# Help! Need strawberry filling for outdoor cake



## natie (Apr 6, 2005)

Hi! I'm a newbie and need some help. I'll be making a tiered cake with strawberry filling and covered with Wilton's buttercream. It will be an outdoor cake and will sit under shade for 4 - 5 hours before it is eaten. Does anyone have a recipe for a strawberry filling that can stay out that long without refrigeration? I tried the sleeve ones and I am not too happy about the taste.....does anyone have a recipe I can make? or ideas? Preferably with sliced berries added?  

Thanks, Natie


----------



## valerie walton (Mar 7, 2005)

What I would do is one of two things.
sweeten strawberries to taste then get strawberry glaze or unflavored jello and mix hot as it is made put strawberries in jello drain then spred on room temp or warm cake let cool in refrigerator to set.


----------



## momoreg (Mar 4, 2000)

Strawberry preserves, accompanied by fresh strawberries wil last a very long time. It's simple, light, and tasty.

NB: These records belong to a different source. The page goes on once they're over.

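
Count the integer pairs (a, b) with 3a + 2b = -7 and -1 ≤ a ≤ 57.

30

gcd(3, 2) = 1.
By Bézout, 3·(1) + 2·(-1) = 1.
Particular solution: (1, -5).
General solution: a = 1 + 2t, b = -5 - 3t for integer t.
-1 ≤ 1 + 2t ≤ 57 gives t ∈ [-1, 28], which is 30 values.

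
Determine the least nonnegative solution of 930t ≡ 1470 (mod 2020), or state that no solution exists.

171

gcd(2020, 930):
  2020 = 2×930 + 160
  930 = 5×160 + 130
  160 = 1×130 + 30
  130 = 4×30 + 10
  30 = 3×10
so gcd(2020, 930) = 10.
10 divides 1470, so solutions exist.
Back-substitute for Bézout coefficients:
  10 = 130 - 4×30
  ... = 930×(63) + 2020×(-29)
So 930×(63) ≡ 10 (mod 2020); multiply by 147: t ≡ 9261 (mod 202).
Smallest nonnegative: t = 9261 mod 202 = 171.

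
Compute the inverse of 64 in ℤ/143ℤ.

38

gcd(143, 64) = 1  (143 = 2×64 + 15, 64 = 4×15 + 4, 15 = 3×4 + 3, 4 = 1×3 + 1, 3 = 3×1).
Back-substituting, 64×(38) + 143×(-17) = 1.
So 64×38 ≡ 1 (mod 143), and 38 mod 143 = 38.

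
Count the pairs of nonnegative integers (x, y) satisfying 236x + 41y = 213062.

gcd(236, 41) = 1.
By Bézout, 236×(4) + 41×(-23) = 1.
One solution: (22, 5070).
General: x = 22 + 41t, y = 5070 - 236t.
x ≥ 0 ⇒ t ≥ 0; y ≥ 0 ⇒ t ≤ 21. So t ∈ [0, 21]: 22 solutions.

22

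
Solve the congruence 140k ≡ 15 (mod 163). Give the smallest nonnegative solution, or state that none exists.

gcd(163, 140) = 1  (163 = 1·140 + 23, 140 = 6·23 + 2, 23 = 11·2 + 1, 2 = 2·1).
1 divides 15, so solutions exist.
Back-substituting, 140·(-78) + 163·(67) = 1.
So 140·(-78) ≡ 1 (mod 163); multiply by 15: k ≡ -1170 (mod 163).
Smallest nonnegative: k = -1170 mod 163 = 134.

134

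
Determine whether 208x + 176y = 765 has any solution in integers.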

Stay away from anything with whipped cream if it's outside for a long time.


----------



## natie (Apr 6, 2005)

Thank you Momoreg for taking the time to reply. It is just what I was looking, for but was not sure about. Have a wonderful day!!!
Natie


----------



## natie (Apr 6, 2005)

for your reply. I will make note of the jello next time I have to do an indoor cake that needs refrigeration. Have a great day!!!
Natie


----------